Auch Uni-Präsidentin Gesine Schwan lebt in Berlin, hält aber Frankfurt aufgrund seiner Grenzlage für den richtigen Uni-Standort. Die Stadt ist kein Bilderbuchort, aber genau dies ist für junge Leute positiv, sagt die frühere Bundespräsidenten-Kandidatin. Haben sich bereits Professoren gegen die Viadrina entschieden, weil sie nicht nach Frankfurt/Oder wollten?

"Während meiner Amtszeit ist mir das bisher nicht begegnet, es gab keine Berufungen, dass irgendeiner der Kollegen wegen der Stadt nicht hierher wollte. Die Stadt hat lange Zeit den Ruf gehabt, öd zu sein, abstoßend zu sein. Das ist sie schon lange nicht mehr, das stimmt einfach nicht mehr."

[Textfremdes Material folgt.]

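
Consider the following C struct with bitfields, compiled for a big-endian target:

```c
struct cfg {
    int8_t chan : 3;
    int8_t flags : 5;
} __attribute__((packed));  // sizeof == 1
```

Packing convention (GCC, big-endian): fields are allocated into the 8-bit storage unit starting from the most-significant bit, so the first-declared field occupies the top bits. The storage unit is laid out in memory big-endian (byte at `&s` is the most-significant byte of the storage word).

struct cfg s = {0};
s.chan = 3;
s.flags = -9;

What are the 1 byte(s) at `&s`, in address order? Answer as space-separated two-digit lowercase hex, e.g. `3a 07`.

chan:3 = 3 → 0x3 << 5 → word 0x60
flags:5 = -9 → 0x17 << 0 → word 0x77
word = 0x77 → big-endian bytes:
  [0]=0x77

77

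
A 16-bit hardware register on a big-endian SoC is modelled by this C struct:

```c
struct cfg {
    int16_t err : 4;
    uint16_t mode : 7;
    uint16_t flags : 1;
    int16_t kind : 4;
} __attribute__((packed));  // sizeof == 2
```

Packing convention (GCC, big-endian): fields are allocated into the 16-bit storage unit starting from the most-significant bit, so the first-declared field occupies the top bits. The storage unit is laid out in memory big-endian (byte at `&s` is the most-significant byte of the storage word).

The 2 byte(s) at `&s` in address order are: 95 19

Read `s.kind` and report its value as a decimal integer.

[0]=0x95 [1]=0x19 (big-endian) → word 0x9519
err [12+:4] = (word>>12) & 0xf = 9
mode [5+:7] = (word>>5) & 0x7f = 40
flags [4+:1] = (word>>4) & 0x1 = 1
kind [0+:4] = (word>>0) & 0xf = 9  ←
kind signed 4b, MSB=1: 9 - 16 = -7

-7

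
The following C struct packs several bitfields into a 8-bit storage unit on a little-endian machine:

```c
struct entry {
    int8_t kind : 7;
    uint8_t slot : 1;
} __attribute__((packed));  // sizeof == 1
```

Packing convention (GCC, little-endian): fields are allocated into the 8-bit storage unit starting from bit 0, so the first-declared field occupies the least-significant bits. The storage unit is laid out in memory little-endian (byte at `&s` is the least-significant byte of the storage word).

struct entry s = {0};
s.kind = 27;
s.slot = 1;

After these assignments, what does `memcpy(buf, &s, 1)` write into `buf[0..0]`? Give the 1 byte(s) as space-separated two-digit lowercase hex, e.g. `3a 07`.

9b

[0+:7] kind=27 & 0x7f = 0x1b; word=0x1b
[7+:1] slot=1 & 0x1 = 0x1; word=0x9b
word = 0x9b → little-endian bytes:
  [0]=0x9b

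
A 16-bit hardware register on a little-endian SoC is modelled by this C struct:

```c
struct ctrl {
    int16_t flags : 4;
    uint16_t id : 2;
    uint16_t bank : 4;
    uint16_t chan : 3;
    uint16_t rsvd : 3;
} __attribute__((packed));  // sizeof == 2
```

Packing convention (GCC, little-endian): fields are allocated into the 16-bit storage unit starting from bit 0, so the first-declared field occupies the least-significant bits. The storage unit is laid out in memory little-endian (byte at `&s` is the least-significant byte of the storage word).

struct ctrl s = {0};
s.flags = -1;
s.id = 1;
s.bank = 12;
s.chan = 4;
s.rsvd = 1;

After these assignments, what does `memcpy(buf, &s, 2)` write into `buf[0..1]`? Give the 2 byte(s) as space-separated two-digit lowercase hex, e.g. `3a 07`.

flags:4 = -1 → 0xf << 0 → word 0x000f
id:2 = 1 → 0x1 << 4 → word 0x001f
bank:4 = 12 → 0xc << 6 → word 0x031f
chan:3 = 4 → 0x4 << 10 → word 0x131f
rsvd:3 = 1 → 0x1 << 13 → word 0x331f
word = 0x331f → little-endian bytes:
  [0]=0x1f  [1]=0x33

1f 33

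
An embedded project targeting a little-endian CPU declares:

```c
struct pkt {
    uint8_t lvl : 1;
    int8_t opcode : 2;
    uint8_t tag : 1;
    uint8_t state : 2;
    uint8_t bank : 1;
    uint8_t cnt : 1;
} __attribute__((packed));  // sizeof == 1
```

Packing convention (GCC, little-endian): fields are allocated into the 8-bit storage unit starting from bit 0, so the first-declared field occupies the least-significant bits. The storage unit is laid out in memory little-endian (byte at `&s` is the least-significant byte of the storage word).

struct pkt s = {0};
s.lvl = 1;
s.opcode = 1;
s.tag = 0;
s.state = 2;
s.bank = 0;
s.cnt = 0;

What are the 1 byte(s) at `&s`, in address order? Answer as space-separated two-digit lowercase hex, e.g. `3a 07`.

lvl:1 = 1 → 0x1 << 0 → word 0x01
opcode:2 = 1 → 0x1 << 1 → word 0x03
tag:1 = 0 → 0x0 << 3 → word 0x03
state:2 = 2 → 0x2 << 4 → word 0x23
bank:1 = 0 → 0x0 << 6 → word 0x23
cnt:1 = 0 → 0x0 << 7 → word 0x23
word = 0x23 → little-endian bytes:
  [0]=0x23

23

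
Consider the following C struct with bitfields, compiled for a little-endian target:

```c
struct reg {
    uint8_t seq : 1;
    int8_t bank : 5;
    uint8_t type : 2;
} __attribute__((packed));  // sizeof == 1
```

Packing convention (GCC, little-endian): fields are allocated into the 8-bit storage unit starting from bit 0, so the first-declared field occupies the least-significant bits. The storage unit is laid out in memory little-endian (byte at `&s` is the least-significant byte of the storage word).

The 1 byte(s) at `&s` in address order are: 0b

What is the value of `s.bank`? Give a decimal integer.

5

[0]=0x0b (little-endian) → word 0x0b
seq [0+:1] = (word>>0) & 0x1 = 1
bank [1+:5] = (word>>1) & 0x1f = 5  ←
type [6+:2] = (word>>6) & 0x3 = 0
bank signed 5b, MSB=0: value = 5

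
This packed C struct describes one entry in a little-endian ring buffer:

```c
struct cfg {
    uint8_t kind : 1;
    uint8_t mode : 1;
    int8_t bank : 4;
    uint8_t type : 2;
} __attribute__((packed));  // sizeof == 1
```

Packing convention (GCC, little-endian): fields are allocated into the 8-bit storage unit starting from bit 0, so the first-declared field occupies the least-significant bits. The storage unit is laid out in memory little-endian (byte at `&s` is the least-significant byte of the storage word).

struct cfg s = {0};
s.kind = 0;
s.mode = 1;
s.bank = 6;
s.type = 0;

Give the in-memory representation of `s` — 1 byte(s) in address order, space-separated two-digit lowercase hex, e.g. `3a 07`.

1a

[0+:1] kind=0 & 0x1 = 0x0; word=0x00
[1+:1] mode=1 & 0x1 = 0x1; word=0x02
[2+:4] bank=6 & 0xf = 0x6; word=0x1a
[6+:2] type=0 & 0x3 = 0x0; word=0x1a
word = 0x1a → little-endian bytes:
  [0]=0x1a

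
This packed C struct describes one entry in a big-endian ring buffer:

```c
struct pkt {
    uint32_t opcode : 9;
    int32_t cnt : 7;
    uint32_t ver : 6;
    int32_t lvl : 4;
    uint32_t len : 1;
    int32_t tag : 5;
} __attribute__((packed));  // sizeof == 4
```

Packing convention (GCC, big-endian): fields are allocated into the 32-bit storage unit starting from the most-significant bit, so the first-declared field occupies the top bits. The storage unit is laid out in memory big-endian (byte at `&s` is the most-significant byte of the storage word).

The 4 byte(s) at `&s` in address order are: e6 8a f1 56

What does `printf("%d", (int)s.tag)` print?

[0]=0xe6 [1]=0x8a [2]=0xf1 [3]=0x56 (big-endian) → word 0xe68af156
opcode [23+:9] = (word>>23) & 0x1ff = 461
cnt [16+:7] = (word>>16) & 0x7f = 10
ver [10+:6] = (word>>10) & 0x3f = 60
lvl [6+:4] = (word>>6) & 0xf = 5
len [5+:1] = (word>>5) & 0x1 = 0
tag [0+:5] = (word>>0) & 0x1f = 22  ←
tag signed 5b, MSB=1: 22 - 32 = -10

-10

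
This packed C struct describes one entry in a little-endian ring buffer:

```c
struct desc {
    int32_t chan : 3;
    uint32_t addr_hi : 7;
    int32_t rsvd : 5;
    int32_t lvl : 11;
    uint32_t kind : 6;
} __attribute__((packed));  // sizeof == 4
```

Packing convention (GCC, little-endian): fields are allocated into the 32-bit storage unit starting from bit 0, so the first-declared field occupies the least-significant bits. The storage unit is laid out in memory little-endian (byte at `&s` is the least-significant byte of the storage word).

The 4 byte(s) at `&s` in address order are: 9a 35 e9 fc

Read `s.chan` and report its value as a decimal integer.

2

[0]=0x9a [1]=0x35 [2]=0xe9 [3]=0xfc (little-endian) → word 0xfce9359a
chan [0+:3] = (word>>0) & 0x7 = 2  ←
addr_hi [3+:7] = (word>>3) & 0x7f = 51
rsvd [10+:5] = (word>>10) & 0x1f = 13
lvl [15+:11] = (word>>15) & 0x7ff = 466
kind [26+:6] = (word>>26) & 0x3f = 63
chan signed 3b, MSB=0: value = 2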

Frankfurt hat sich in den letzten Jahren dem Fluss zugewandt. Jetzt lässt sich an lauen Sommerabenden diesseits und jenseits der Oder flanieren. Eine ganze Reihe studentischer Kulturinitiativen sorgt für eine abendliche Belebung der Stadt. Vielen reicht das noch nicht aus. Oberbürgermeister Martin Patzelt vermisst Gastfreundschaft in seiner eigenen Stadt.

"Wir Frankfurter wünschen uns sehr, dass die Studenten hier wohnen, das heißt aber auch, dass ich die Studenten das erleben lassen muss, dass ich sie mag und dass ich sie haben will. Und da ist unsere Mentalität in Brandenburg, aber auch in Frankfurt/Oder, dass wir erst mal auf das Lächeln des Gastes angewiesen sind, anstatt mit dem eigenen Lächeln das Lächeln des Gastes zu provozieren."

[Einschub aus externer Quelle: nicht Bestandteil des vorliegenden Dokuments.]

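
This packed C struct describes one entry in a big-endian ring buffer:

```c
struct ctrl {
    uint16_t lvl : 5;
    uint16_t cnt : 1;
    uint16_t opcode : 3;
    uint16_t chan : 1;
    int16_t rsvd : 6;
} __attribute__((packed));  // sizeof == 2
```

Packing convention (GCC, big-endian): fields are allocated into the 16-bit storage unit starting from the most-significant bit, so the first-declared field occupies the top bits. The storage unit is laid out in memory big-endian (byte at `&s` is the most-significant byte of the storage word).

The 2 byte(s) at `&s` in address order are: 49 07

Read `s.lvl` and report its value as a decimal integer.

9

[0]=0x49 [1]=0x07 (big-endian) → word 0x4907
lvl:5 @ bit 11 → (0x4907>>11)&0x1f = 0x9  ←
cnt:1 @ bit 10 → (0x4907>>10)&0x1 = 0x0
opcode:3 @ bit 7 → (0x4907>>7)&0x7 = 0x2
chan:1 @ bit 6 → (0x4907>>6)&0x1 = 0x0
rsvd:6 @ bit 0 → (0x4907>>0)&0x3f = 0x7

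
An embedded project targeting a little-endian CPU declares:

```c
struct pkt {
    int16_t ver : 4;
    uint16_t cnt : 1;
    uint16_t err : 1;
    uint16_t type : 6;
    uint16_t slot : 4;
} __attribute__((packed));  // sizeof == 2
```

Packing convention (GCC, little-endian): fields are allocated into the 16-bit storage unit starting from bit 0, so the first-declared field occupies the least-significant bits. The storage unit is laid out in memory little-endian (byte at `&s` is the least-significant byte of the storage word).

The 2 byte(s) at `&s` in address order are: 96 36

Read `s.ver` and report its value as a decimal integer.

6

[0]=0x96 [1]=0x36 (little-endian) → word 0x3696
ver [0+:4] = (word>>0) & 0xf = 6  ←
cnt [4+:1] = (word>>4) & 0x1 = 1
err [5+:1] = (word>>5) & 0x1 = 0
type [6+:6] = (word>>6) & 0x3f = 26
slot [12+:4] = (word>>12) & 0xf = 3
ver signed 4b, MSB=0: value = 6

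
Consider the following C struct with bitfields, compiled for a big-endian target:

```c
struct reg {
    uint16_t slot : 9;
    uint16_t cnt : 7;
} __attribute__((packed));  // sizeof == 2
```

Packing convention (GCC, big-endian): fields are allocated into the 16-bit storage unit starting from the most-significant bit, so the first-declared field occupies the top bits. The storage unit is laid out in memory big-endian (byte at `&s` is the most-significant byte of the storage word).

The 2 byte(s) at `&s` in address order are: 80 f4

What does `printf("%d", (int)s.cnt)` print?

116

[0]=0x80 [1]=0xf4 (big-endian) → word 0x80f4
slot:9 @ bit 7 → (0x80f4>>7)&0x1ff = 0x101
cnt:7 @ bit 0 → (0x80f4>>0)&0x7f = 0x74  ←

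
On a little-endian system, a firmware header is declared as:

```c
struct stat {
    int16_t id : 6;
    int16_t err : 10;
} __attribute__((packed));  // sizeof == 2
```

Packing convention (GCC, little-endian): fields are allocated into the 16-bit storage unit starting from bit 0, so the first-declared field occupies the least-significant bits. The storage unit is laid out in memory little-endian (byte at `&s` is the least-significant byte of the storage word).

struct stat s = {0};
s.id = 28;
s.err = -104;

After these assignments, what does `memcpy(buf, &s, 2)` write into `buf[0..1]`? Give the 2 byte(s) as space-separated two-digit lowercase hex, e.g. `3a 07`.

id (6b) val=28 bits=0x1c at bit 0: 0x001c
err (10b) val=-104 bits=0x398 at bit 6: 0xe61c
word = 0xe61c → little-endian bytes:
  [0]=0x1c  [1]=0xe6

1c e6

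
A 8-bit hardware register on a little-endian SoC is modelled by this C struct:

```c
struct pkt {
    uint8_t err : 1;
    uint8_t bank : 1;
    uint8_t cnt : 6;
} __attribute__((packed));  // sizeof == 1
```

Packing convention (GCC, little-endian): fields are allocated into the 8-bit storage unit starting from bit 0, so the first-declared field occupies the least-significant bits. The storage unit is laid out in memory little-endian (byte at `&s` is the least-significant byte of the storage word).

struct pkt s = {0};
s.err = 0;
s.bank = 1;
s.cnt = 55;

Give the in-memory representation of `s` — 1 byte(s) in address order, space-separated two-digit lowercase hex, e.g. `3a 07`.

err (1b) val=0 bits=0x0 at bit 0: 0x00
bank (1b) val=1 bits=0x1 at bit 1: 0x02
cnt (6b) val=55 bits=0x37 at bit 2: 0xde
word = 0xde → little-endian bytes:
  [0]=0xde

de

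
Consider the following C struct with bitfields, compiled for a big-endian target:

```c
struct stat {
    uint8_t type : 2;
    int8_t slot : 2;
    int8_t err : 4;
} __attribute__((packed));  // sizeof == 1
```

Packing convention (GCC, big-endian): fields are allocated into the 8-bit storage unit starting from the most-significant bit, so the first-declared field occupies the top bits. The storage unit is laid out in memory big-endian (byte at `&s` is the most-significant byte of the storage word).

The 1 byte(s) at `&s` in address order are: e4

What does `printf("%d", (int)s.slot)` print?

[0]=0xe4 (big-endian) → word 0xe4
type [6+:2] = (word>>6) & 0x3 = 3
slot [4+:2] = (word>>4) & 0x3 = 2  ←
err [0+:4] = (word>>0) & 0xf = 4
slot signed 2b, MSB=1: 2 - 4 = -2

-2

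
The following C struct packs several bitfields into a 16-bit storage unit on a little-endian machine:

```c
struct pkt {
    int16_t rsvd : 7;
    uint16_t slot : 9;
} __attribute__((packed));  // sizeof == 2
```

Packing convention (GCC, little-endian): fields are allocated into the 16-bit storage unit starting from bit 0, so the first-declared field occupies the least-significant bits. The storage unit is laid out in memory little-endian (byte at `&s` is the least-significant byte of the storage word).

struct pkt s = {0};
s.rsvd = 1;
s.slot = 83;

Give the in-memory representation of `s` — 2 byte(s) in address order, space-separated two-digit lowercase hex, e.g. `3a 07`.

81 29

[0+:7] rsvd=1 & 0x7f = 0x1; word=0x0001
[7+:9] slot=83 & 0x1ff = 0x53; word=0x2981
word = 0x2981 → little-endian bytes:
  [0]=0x81  [1]=0x29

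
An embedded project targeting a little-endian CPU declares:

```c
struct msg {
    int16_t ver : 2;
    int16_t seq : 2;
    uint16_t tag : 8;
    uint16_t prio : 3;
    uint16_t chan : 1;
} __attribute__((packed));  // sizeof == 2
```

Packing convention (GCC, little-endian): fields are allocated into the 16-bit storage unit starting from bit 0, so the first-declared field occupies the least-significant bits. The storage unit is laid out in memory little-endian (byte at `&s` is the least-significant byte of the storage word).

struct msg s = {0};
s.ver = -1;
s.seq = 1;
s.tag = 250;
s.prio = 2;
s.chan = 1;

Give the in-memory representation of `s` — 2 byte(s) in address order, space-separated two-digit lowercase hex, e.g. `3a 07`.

[0+:2] ver=-1 & 0x3 = 0x3; word=0x0003
[2+:2] seq=1 & 0x3 = 0x1; word=0x0007
[4+:8] tag=250 & 0xff = 0xfa; word=0x0fa7
[12+:3] prio=2 & 0x7 = 0x2; word=0x2fa7
[15+:1] chan=1 & 0x1 = 0x1; word=0xafa7
word = 0xafa7 → little-endian bytes:
  [0]=0xa7  [1]=0xaf

a7 af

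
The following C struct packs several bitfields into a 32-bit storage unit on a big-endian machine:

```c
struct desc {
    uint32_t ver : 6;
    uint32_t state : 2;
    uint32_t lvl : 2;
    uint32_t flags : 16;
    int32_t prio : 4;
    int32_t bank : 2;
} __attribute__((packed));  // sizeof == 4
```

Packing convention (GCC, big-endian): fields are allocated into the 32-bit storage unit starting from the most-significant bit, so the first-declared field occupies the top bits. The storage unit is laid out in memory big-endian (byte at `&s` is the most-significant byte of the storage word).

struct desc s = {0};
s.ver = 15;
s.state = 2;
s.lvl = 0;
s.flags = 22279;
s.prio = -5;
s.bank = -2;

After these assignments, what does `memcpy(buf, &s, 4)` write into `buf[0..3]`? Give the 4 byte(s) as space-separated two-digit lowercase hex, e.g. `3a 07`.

[26+:6] ver=15 & 0x3f = 0xf; word=0x3c000000
[24+:2] state=2 & 0x3 = 0x2; word=0x3e000000
[22+:2] lvl=0 & 0x3 = 0x0; word=0x3e000000
[6+:16] flags=22279 & 0xffff = 0x5707; word=0x3e15c1c0
[2+:4] prio=-5 & 0xf = 0xb; word=0x3e15c1ec
[0+:2] bank=-2 & 0x3 = 0x2; word=0x3e15c1ee
word = 0x3e15c1ee → big-endian bytes:
  [0]=0x3e  [1]=0x15  [2]=0xc1  [3]=0xee

3e 15 c1 ee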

Es gibt Studenten, die wollen nicht ins coole Berlin, die wollen unbedingt in Frankfurt/Oder wohnen. Sie gründen gerade einen Verein mit dem Ziel, einen leer stehenden Plattenbau zu kaufen und das Gebäude in ein deutsch-polnisches Studentenwohnprojekt umzuwandeln.

Jean-Paul Olivier und Sarah Wolf kratzen die Blümchentapete von einer Betonplatte und befestigen die ersten Regale. Die unteren Räume der Forststraße 4 können sie bereits nutzen, für die oberen Etagen soll es bald Verträge mit der städtischen Wohnungsbaugesellschaft geben. Eigentlich sollte der Plattenbau wie so viele in Frankfurt/Oder abgerissen werden. Das hat die Initiative zusammen mit der Unileitung verhindert. Jetzt suchen die Studenten Geldgeber und weitere Mitstreiter für ihr Wohnprojekt.

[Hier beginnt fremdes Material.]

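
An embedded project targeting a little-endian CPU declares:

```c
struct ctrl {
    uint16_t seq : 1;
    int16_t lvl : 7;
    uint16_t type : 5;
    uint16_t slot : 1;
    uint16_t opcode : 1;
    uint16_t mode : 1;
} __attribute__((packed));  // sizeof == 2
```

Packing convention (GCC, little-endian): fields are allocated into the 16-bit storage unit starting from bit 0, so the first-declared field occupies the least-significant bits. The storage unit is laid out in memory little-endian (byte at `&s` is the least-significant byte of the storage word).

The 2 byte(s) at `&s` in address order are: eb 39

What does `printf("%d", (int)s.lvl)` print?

-11

[0]=0xeb [1]=0x39 (little-endian) → word 0x39eb
seq:1 @ bit 0 → (0x39eb>>0)&0x1 = 0x1
lvl:7 @ bit 1 → (0x39eb>>1)&0x7f = 0x75  ←
type:5 @ bit 8 → (0x39eb>>8)&0x1f = 0x19
slot:1 @ bit 13 → (0x39eb>>13)&0x1 = 0x1
opcode:1 @ bit 14 → (0x39eb>>14)&0x1 = 0x0
mode:1 @ bit 15 → (0x39eb>>15)&0x1 = 0x0
lvl signed 7b, MSB=1: 117 - 128 = -11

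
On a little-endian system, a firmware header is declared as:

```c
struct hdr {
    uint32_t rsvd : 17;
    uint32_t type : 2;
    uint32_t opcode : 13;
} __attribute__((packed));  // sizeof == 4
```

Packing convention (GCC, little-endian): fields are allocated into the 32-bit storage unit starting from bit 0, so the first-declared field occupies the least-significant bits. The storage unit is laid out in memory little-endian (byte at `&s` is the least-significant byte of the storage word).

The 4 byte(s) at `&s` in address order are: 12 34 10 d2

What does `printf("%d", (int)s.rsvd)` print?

[0]=0x12 [1]=0x34 [2]=0x10 [3]=0xd2 (little-endian) → word 0xd2103412
rsvd [0+:17] = (word>>0) & 0x1ffff = 13330  ←
type [17+:2] = (word>>17) & 0x3 = 0
opcode [19+:13] = (word>>19) & 0x1fff = 6722

13330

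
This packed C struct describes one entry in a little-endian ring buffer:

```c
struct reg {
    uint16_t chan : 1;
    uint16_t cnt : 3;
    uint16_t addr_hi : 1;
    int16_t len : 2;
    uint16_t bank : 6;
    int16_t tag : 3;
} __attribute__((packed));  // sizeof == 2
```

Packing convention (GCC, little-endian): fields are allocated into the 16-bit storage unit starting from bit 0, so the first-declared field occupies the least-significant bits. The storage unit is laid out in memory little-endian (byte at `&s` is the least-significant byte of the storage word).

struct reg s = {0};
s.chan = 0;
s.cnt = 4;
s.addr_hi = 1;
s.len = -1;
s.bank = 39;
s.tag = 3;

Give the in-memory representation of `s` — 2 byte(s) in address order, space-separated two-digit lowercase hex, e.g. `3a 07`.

f8 73

[0+:1] chan=0 & 0x1 = 0x0; word=0x0000
[1+:3] cnt=4 & 0x7 = 0x4; word=0x0008
[4+:1] addr_hi=1 & 0x1 = 0x1; word=0x0018
[5+:2] len=-1 & 0x3 = 0x3; word=0x0078
[7+:6] bank=39 & 0x3f = 0x27; word=0x13f8
[13+:3] tag=3 & 0x7 = 0x3; word=0x73f8
word = 0x73f8 → little-endian bytes:
  [0]=0xf8  [1]=0x73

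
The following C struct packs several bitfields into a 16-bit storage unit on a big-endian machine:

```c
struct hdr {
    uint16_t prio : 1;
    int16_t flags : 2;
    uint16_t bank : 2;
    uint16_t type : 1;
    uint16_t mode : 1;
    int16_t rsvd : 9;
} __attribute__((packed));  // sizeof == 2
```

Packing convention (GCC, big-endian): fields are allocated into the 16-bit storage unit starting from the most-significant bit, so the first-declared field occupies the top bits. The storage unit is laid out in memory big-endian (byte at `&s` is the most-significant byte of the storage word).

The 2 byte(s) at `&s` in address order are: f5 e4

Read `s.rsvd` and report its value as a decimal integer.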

Sarah Wolf: "Das sind zum einen die Berliner Studenten, die leider nicht hier in der Stadt bleiben, dass sind zum anderen Studenten von der polnischen Seite. In Slubice quellen die Wohnungen über, die haben Wohnungsnot und hier ist Wohnungsleerstand, das wollen wir versuchen zu verändern."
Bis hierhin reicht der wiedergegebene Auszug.